On the actual test itself:

1/
we have the check of  `(M->isGlobalModule() && !M->Parent)`

So that answers "this decl is part of the global module", since that fires when we are parsing the GMF.  What will we answer,
 if `M->isGlobalModule() && M->Parent` ?
 it seems that with the changes above we will now answer that the decl is part of the Parent - not part of the GM?

2/
When we are actually  parsing the PMF we have a similar case, no?
 (so that there is no Parent pointer set yet, and I think that means that we would need to examine ModuleScopes to find the Parent module?)




================
Comment at: clang/test/Modules/cxx20-10-1-ex2.cpp:62-69
+// According to [module.import]p7:
+//   Additionally, when a module-import-declaration in a module unit of some
+//   module M imports another module unit U of M, it also imports all 
+//   translation units imported by non-exported module-import-declarations in
+//   the module unit purview of U.
+//
+// So B is imported in B:X3 due to B:X2 imported B. So n is visible here.
----------------
ChuanqiXu wrote:
> iains wrote:
> > @rsmith 
> > 
> > so, I wonder if this is intended, it seems to defeat the mechanisms to avoid circular dependencies.
> > 
> > TU1:
> > module M : Impl; // this is said not to generate a circular dependency because M : Impl does not implicitly import M
> > 
> > import M;  // but now we've done it manually ... and if that module is implicitly exported to importers of the Impl. module interface....
> > ....
> > 
> > TU2:
> > 
> > export module M;
> > import : Impl; 
> > 
> > // ...  then boom! we have a circular dep.
> > 
> > 
> @rsmith should be the right one to answer this.
> 
> Personally, I feel the case you described should be avoided.
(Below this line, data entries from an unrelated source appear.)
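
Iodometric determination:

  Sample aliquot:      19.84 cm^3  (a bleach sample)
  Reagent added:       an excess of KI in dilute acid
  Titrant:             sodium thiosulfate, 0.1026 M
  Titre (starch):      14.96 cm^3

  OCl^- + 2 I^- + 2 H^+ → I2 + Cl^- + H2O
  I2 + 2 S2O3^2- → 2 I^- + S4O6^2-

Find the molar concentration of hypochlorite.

n(S2O3^2-) = 0.01496 × 0.1026 = 1.535 × 10^-3 mol
n(I2) = n(S2O3^2-)/2 = 7.674 × 10^-4 mol
n(OCl^-) in the aliquot = 7.674 × 10^-4 mol (1:1 ratio)
[OCl^-] = 7.674 × 10^-4 / 0.01984 = 0.03868 mol/L

0.03868 M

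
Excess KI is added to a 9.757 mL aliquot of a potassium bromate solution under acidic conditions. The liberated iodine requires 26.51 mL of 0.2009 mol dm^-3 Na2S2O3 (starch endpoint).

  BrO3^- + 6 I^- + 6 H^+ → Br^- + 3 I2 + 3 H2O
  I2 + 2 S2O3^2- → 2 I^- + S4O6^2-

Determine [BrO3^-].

n(S2O3^2-) = 0.02651 × 0.2009 = 5.326 × 10^-3 mol
n(I2) = n(S2O3^2-)/2 = 2.663 × 10^-3 mol
From the 1:3 ratio, n(BrO3^-) in the aliquot = 1/3 × 2.663 × 10^-3 = 8.876 × 10^-4 mol
[BrO3^-] = 8.876 × 10^-4 / 0.009757 = 0.09098 mol/L

0.09098 mol/L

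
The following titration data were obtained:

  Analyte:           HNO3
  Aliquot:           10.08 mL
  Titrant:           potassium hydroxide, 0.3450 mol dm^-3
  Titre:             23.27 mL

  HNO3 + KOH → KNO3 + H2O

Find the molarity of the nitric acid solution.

0.7964 mol/L

n(KOH) = 0.02327 L × 0.3450 mol/L = 8.028 × 10^-3 mol
n(HNO3) = 8.028 × 10^-3 mol (1:1 mole ratio)
[HNO3] = 8.028 × 10^-3 mol / 0.01008 L = 0.7964 mol/L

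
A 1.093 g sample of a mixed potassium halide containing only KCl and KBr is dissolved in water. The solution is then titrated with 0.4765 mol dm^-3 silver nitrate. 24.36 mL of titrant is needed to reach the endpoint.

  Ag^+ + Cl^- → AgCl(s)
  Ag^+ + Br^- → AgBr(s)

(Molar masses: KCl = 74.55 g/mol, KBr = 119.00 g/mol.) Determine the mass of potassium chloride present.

n(AgNO3) = 0.02436 × 0.4765 = 0.01161 mol
Let x = n(KCl), y = n(KBr).
Titrant: 1x + 1y = 0.01161;  mass: 74.55x + 119.00y = 1.093
Solving, x = 6.486 × 10^-3 mol, y = 5.122 × 10^-3 mol
mass of KCl = 6.486 × 10^-3 × 74.55 = 0.4835 g

0.4835 g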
And I found it is hard to right cyclic module dependent code in current fashion. Since when I compile TU1, the compiler suggests that it failed to found M. And when I compile TU2, the compiler suggests that it failed to found M:impl... So it looks like we could avoid worrying this now. Maybe the build system could give better diagnostic message in the future. I think this might not be a big problem.
Right, one cannot actually build the faulty module (actually, in the same way as one cannot build example 3 from section 10.3 of the std).

So probably my concern is unfounded - it's just something the user will have to figure out - we are not required to diagnose the situation (and that would be hard to do for the compiler anyway).